HC Deb 08 July 2003 vol 408 cc669-70W
Mrs. Curtis-Thomas

To ask the Secretary of State for Environment, Food and Rural Affairs what steps the Government has taken to tackle climate change and improve air quality. [124198]

Mr. Morley

The UK Climate Change Programme, published in 2000, sets out the policy framework for delivering the UK's Kyoto commitment to reduce greenhouse gas emissions by 12.5 per cent. below base year levels by 2008–12 and to move towards the domestic goal of reducing carbon dioxide emissions by 20 per cent. below 1990 levels by 2010.

Policies in the Climate Change Programme include the following: the Climate Change Levy, which applies to energy used in the business and public sectors, is helping to fund measures to promote better energy efficiency in business and the public sector; Climate Change Agreements which allow energy intensive business users to receive 80 per cent. discount from the Climate Change Levy, in return for meeting challenging energy efficiency or carbon saving targets; the Carbon Trust, which is recycling about £100 million of climate change levy receipts to boost the take-up of cost-effective, low-carbon technologies; a UK-wide Emissions Trading Scheme, with Government support of £215 million over five years; targets to provide 10 per cent. of the UK's electricity from renewable sources of energy by 2010; the Energy Efficiency Commitment, which requires electricity and gas suppliers to help domestic customers to save energy and cut fuel bills; European Union voluntary agreements with car manufacturers to improve fuel efficiency by at least 25 per cent., backed up by changes to vehicle excise duty and company car taxation, and the 10 Year Plan for Transport.

Data for emissions of the basket of six greenhouse gases for 2001, submitted to the United Nations Framework Convention on Climate Change in April 2003, show that emissions fell by 12.3 per cent. between the base year and 2001. Emissions of carbon dioxide for 2002 are provisionally estimated at 8 to 9 per cent. below 1990 levels.

Latest projections suggest we are well on course to meet our Kyoto commitment, a conclusion that is also supported by a recent independent assessment by the United Nations Framework Convention on Climate Change.

The Government's policies on improving air quality are set out in detail in the Air Quality Strategy for England, Scotland, Wales and Northern Ireland, published in January 2000. The Strategy explains the measures that are in place to reduce emissions of harmful pollutants from all sectors, including road transport and industry.
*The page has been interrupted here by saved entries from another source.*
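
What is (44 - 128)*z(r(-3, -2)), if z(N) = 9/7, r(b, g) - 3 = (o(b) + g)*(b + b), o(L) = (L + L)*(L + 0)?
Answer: -108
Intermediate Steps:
o(L) = 2*L² (o(L) = (2*L)*L = 2*L²)
r(b, g) = 3 + 2*b*(g + 2*b²) (r(b, g) = 3 + (2*b² + g)*(b + b) = 3 + (g + 2*b²)*(2*b) = 3 + 2*b*(g + 2*b²))
z(N) = 9/7 (z(N) = 9*(⅐) = 9/7)
(44 - 128)*z(r(-3, -2)) = (44 - 128)*(9/7) = -84*9/7 = -108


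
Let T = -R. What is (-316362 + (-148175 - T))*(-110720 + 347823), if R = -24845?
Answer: -116033940346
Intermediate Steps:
T = 24845 (T = -1*(-24845) = 24845)
(-316362 + (-148175 - T))*(-110720 + 347823) = (-316362 + (-148175 - 1*24845))*(-110720 + 347823) = (-316362 + (-148175 - 24845))*237103 = (-316362 - 173020)*237103 = -489382*237103 = -116033940346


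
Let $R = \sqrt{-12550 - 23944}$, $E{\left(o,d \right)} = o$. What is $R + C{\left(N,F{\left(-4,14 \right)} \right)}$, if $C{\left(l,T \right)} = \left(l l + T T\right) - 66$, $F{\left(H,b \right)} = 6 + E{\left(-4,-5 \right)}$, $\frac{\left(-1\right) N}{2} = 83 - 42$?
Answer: $6662 + i \sqrt{36494} \approx 6662.0 + 191.03 i$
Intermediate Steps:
$N = -82$ ($N = - 2 \left(83 - 42\right) = \left(-2\right) 41 = -82$)
$F{\left(H,b \right)} = 2$ ($F{\left(H,b \right)} = 6 - 4 = 2$)
$R = i \sqrt{36494}$ ($R = \sqrt{-36494} = i \sqrt{36494} \approx 191.03 i$)
$C{\left(l,T \right)} = -66 + T^{2} + l^{2}$ ($C{\left(l,T \right)} = \left(l^{2} + T^{2}\right) - 66 = \left(T^{2} + l^{2}\right) - 66 = -66 + T^{2} + l^{2}$)
$R + C{\left(N,F{\left(-4,14 \right)} \right)} = i \sqrt{36494} + \left(-66 + 2^{2} + \left(-82\right)^{2}\right) = i \sqrt{36494} + \left(-66 + 4 + 6724\right) = i \sqrt{36494} + 6662 = 6662 + i \sqrt{36494}$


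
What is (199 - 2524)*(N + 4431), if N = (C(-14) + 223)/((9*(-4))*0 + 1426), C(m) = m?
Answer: -473911125/46 ≈ -1.0302e+7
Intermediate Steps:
N = 209/1426 (N = (-14 + 223)/((9*(-4))*0 + 1426) = 209/(-36*0 + 1426) = 209/(0 + 1426) = 209/1426 ≈ 0.14656)
(199 - 2524)*(N + 4431) = (199 - 2524)*(209/1426 + 4431) = -2325*6318815/1426 = -473911125/46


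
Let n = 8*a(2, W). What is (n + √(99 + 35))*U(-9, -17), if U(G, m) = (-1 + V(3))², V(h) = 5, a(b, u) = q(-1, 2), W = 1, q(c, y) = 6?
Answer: 768 + 16*√134 ≈ 953.21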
Copies are available via the Department's website at www.defra.gov.uk/environment/airquality.

Air quality in urban areas has improved significantly over the last decade, as a result largely of the progressively tighter European Union standards for new vehicles and fuels, and of the continuing reduction in total emissions from industry. The air quality headline indicator, published annually, shows that the average number of days of moderate or poor air quality in urban areas of the UK has reduced from 59 days in 1993 to 20 days in 2002 and, in rural areas, from 50 days in 1990 to 30 days in 2002.